Some single-chip microcomputers have a sleep state, in which only the timing/counting system and the interrupt system are in working state. At this time, the CPU will not respond to the interference on the three bus of the system, thereby greatly reducing the sensitivity of the system to interference. In the application system, the CPU is often executing some waiting instructions and loop checking programs. Since the CPU has no important work at this time, it is awake and easily disturbed. The CPU can be put into sleep during abnormal operation, and the interrupt system can wake it up when necessary, and then enter the sleep state after the work is completed. With this arrangement, the CPU can be in sleep state for more than 60% of the time, thereby greatly reducing the threat of random interference to the CPU, and also reducing the power consumption of the CPU.

4. "Watchdog" Technology

When the program flies into a temporary dead loop or the PC pointer falls outside the address of the program memory chip, redundant instructions and software traps are powerless to prevent it, and the system will be completely paralyzed. In this case, there is only a reset. There is a WDT monitoring timer inside the MCS96 and 8XC552 series of microcontrollers. It is a 16-bit counter. The input is the system clock. After the WDT is started, it starts to count the clock. When it overflows, an appropriate reset signal can appear at the RESET end to reset the system. Under normal circumstances, in order to prevent the WDT from overflowing and resetting the entire system, the WDT can be cleared periodically with instructions in the program. When the program is disturbed and the WDT is not cleared regularly, the overflow of the WDT will reset the system and resume operation.

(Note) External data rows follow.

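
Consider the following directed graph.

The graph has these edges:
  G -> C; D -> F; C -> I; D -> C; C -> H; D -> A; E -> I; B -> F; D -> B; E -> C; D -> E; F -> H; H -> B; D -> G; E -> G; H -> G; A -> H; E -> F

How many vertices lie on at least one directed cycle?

A vertex is on a directed cycle iff it belongs to a strongly connected component of size ≥ 2 (or has a self-loop).
The vertices on cycles are {B, C, F, G, H} — 5 in total.

5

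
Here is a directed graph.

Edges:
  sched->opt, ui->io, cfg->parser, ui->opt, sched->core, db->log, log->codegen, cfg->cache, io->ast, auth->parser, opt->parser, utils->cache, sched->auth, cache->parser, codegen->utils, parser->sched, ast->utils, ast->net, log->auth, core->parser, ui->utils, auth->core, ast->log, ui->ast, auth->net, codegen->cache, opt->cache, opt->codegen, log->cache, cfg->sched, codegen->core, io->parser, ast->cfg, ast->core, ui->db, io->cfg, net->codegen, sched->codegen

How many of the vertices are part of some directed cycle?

9

A vertex is on a directed cycle iff it belongs to a strongly connected component of size ≥ 2 (or has a self-loop).
The vertices on cycles are {net, opt, auth, core, cache, sched, utils, parser, codegen} — 9 in total.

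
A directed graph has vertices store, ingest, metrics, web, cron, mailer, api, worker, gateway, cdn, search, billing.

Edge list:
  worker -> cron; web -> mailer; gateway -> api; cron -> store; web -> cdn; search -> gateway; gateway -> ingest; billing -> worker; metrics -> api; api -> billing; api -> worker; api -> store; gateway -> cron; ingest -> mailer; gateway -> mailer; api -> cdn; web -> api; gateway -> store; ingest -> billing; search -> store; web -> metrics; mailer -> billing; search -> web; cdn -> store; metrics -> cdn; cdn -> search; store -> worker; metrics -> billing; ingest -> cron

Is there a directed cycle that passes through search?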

In Figure 1, RST is the external reset pin and the WDT start pin. When it is "0", the "watchdog" starts to work and counts the divided pulses. When the count overflows, the microcontroller and peripheral circuits are reset. When programming, in order to prevent the monitoring timer T3 from overflowing, T3 needs to be written continuously. There is no WDT inside the MCS51 microcontroller, which can be realized by an external circuit. Figure 2 is a watchdog circuit composed of CD4060.

The counting frequency of 4060 is determined by RT and CT, and can also be connected to an external quartz crystal. Assume that the actual working cycle of the user program is T0; the full counting time of the frequency divider is T. When T>T0 and the system works normally, the program clears 4060 every T0, and CD4060 has no full counting output signal. If the system does not work properly, the program will not clear 4060. The frequency divider outputs a pulse signal when it is full counting to reset the CPU.

5 Conclusion

Anti-interference design is an important and indispensable part of the design of single-chip microcomputer application system. Hardware anti-interference is active, while software anti-interference is passive. Due to the variety of interference environments, the specific situation should be analyzed during design and targeted anti-interference measures should be selected. In engineering practice, several anti-interference methods are usually used together to complement each other to ensure the normal operation of the application system.